I bought a second hand Kia Soul EV in France. It was one year old and costed € 18.750. The depreciation after that seems zero, because I can still sell it for that price and it is now 1,5 years later.

I’m happy and this beats every lease option. The only negative point, of course, is that I’m stuck with a 27 kWh (usable) battery. However, since more and more fast chargers come online, my car gets more practical with time.

There are always “good” leases and there are “bad” leases…

In addition to PHEVs, the Vette has best lease its possibly ever had since allowing their captive lender of GMF to lease them (they usually punt leasing to U.S. Bank which often requires 48 month long out of warranty leases to be remotely affordable)…Vette, if you qualify for everything, the dealers includes some “flex cash” and you go for a base, $0 out of pocket in which the first month payment is absorbed to the remaining 35, you can find $590/mo (or less) including L.A. County tax…

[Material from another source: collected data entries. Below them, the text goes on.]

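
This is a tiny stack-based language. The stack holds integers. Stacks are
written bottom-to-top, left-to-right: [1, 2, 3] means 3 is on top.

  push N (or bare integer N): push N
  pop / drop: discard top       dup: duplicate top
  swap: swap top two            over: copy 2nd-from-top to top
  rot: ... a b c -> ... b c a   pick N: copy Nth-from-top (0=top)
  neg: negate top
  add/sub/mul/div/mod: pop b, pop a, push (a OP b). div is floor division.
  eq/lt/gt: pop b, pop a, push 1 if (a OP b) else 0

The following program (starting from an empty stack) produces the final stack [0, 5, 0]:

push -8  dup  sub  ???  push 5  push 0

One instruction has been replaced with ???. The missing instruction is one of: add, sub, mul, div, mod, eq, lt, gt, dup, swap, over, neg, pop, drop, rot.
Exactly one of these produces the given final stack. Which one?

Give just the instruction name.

Answer: neg

Derivation:
Stack before ???: [0]
Stack after ???:  [0]
The instruction that transforms [0] -> [0] is: neg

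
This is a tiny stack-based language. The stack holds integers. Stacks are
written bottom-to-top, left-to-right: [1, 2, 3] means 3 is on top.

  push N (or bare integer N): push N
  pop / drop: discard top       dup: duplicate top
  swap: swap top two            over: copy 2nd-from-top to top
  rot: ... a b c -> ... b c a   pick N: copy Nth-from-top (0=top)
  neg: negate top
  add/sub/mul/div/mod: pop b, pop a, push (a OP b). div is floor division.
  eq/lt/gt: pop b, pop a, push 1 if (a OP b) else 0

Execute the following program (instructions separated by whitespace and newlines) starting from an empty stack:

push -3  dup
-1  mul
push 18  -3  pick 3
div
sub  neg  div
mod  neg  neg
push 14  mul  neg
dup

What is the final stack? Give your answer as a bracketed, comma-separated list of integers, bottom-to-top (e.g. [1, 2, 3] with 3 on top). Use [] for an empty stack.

After 'push -3': [-3]
After 'dup': [-3, -3]
After 'push -1': [-3, -3, -1]
After 'mul': [-3, 3]
After 'push 18': [-3, 3, 18]
After 'push -3': [-3, 3, 18, -3]
After 'pick 3': [-3, 3, 18, -3, -3]
After 'div': [-3, 3, 18, 1]
After 'sub': [-3, 3, 17]
After 'neg': [-3, 3, -17]
After 'div': [-3, -1]
After 'mod': [0]
After 'neg': [0]
After 'neg': [0]
After 'push 14': [0, 14]
After 'mul': [0]
After 'neg': [0]
After 'dup': [0, 0]

Answer: [0, 0]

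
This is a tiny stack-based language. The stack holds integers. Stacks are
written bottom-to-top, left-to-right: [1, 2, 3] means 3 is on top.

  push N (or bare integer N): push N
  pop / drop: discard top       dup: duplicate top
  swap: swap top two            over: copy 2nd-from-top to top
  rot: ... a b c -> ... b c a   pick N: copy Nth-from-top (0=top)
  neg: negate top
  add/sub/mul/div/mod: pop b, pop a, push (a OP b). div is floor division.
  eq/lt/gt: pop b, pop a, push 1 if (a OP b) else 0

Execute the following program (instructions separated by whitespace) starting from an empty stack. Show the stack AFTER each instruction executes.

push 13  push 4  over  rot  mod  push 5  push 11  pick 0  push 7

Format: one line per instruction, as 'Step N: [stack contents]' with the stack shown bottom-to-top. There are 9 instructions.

Step 1: [13]
Step 2: [13, 4]
Step 3: [13, 4, 13]
Step 4: [4, 13, 13]
Step 5: [4, 0]
Step 6: [4, 0, 5]
Step 7: [4, 0, 5, 11]
Step 8: [4, 0, 5, 11, 11]
Step 9: [4, 0, 5, 11, 11, 7]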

400hp Infiniti Red Sports are $0 down $450-ish/mo

Hellcats are $650-ish/mo…

You guys just keep on leasing. You are paying the depreciation for those like me who buy used 2 years later. My ’15 PHEV bought in 2017 fresh off a lease was 50% of its new price.

On my third Leaf lease, and it has the best terms of all (after incentives): a 2017 SV with quick charging for effectively nothing down+$99/month. There are counties in CA (San Juaquin, eg) where a low-income resident could have leased this same vehicle for free, or even *made* a few $ last year. (The Air District was offering a $3,000 cash rebate, the state $4,500 for low-income, PG&E $500, and Nissan was trying to empty their lots.)

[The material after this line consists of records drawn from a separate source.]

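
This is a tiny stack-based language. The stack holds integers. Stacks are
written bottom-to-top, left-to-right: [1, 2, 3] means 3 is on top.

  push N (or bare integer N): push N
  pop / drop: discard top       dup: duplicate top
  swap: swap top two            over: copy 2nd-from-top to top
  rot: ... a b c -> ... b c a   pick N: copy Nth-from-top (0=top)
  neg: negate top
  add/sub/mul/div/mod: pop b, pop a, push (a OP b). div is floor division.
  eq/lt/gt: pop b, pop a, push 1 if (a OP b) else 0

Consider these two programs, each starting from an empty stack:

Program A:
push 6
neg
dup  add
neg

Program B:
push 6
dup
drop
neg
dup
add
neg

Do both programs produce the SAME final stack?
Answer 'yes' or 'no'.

Program A trace:
  After 'push 6': [6]
  After 'neg': [-6]
  After 'dup': [-6, -6]
  After 'add': [-12]
  After 'neg': [12]
Program A final stack: [12]

Program B trace:
  After 'push 6': [6]
  After 'dup': [6, 6]
  After 'drop': [6]
  After 'neg': [-6]
  After 'dup': [-6, -6]
  After 'add': [-12]
  After 'neg': [12]
Program B final stack: [12]
Same: yes

Answer: yes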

My 2016 Leaf SV Lease is effectively a total of $99.00 a month, for 3yr/45k miles. $1,600. down for the extra 9 k miles over the typical 36k Lease. I hope the new 2018 Leaf eventually gets down to somewhere in this price range next year, when I return my Lease.

Thanks to Vinny at http://ev-vin.blogspot.com/?m=1

You can save a lot on EV Leasing, with a little research.

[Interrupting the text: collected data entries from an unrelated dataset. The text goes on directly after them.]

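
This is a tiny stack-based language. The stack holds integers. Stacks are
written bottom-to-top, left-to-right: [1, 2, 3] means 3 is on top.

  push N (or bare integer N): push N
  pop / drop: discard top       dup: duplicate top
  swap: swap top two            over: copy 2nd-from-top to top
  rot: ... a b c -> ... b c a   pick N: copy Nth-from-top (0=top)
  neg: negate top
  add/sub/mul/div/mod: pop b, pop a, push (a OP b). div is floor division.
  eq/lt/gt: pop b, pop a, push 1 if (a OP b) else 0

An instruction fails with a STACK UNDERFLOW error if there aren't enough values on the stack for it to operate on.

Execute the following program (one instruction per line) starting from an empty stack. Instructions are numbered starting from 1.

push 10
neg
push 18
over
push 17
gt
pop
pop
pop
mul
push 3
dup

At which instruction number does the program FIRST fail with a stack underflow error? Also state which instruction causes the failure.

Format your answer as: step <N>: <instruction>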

WoW! I couldn’t get within a country mile of those lease deals here in the UK, the best deal I was offered for the base model Leaf I was quoted £2750/$3665 down, £415/$533/month over 36 months 10K miles/month.

I have an extreme commute. Distance is long enough for most EVs on the market (2017+ MY EVs, BMW i3 REX and Teslas), but way too long for a lease. I’m not even sure if a dealer will negotiate my yearly driving into a lease. 24,000 + miles.

Leasing seems to not be an option. I’d love to though. Until then, it’s CPO or just buy.

There are a couple of EVs on the market that offer high mileage leases. The Hyundai Ioniq has an unlimited mileage lease and I think the Honda Clarity has a 20k miles/year. However, good luck finding either.

“Financing a $40,000 car over six years, even at zero-percent, approaches a whopping $700 per month.”

When I divide 40,000 dollars by 72 months I get 555 dollars per month. What am I doing wrong?

HOV stickers expire after 3 or 4 years without renewal, at least in California.

if & when $5 gas comes the EV depreciation thing will go away.

Nissan’s current offer is they keep $2000 of the Fed rebate (this fluctuates, my 2015 lease offer was $3400 in addition to the rebate)

Single person has to gross about $50,000 to have $7500 in tax liability now.

Why not mention that the technology will probably change dramatically during the time of a lease? My big reason for leasing an EV. Has anyone heard if the Model 3 and Tesla will start offering lease options as they ramp up manufacturing capacity?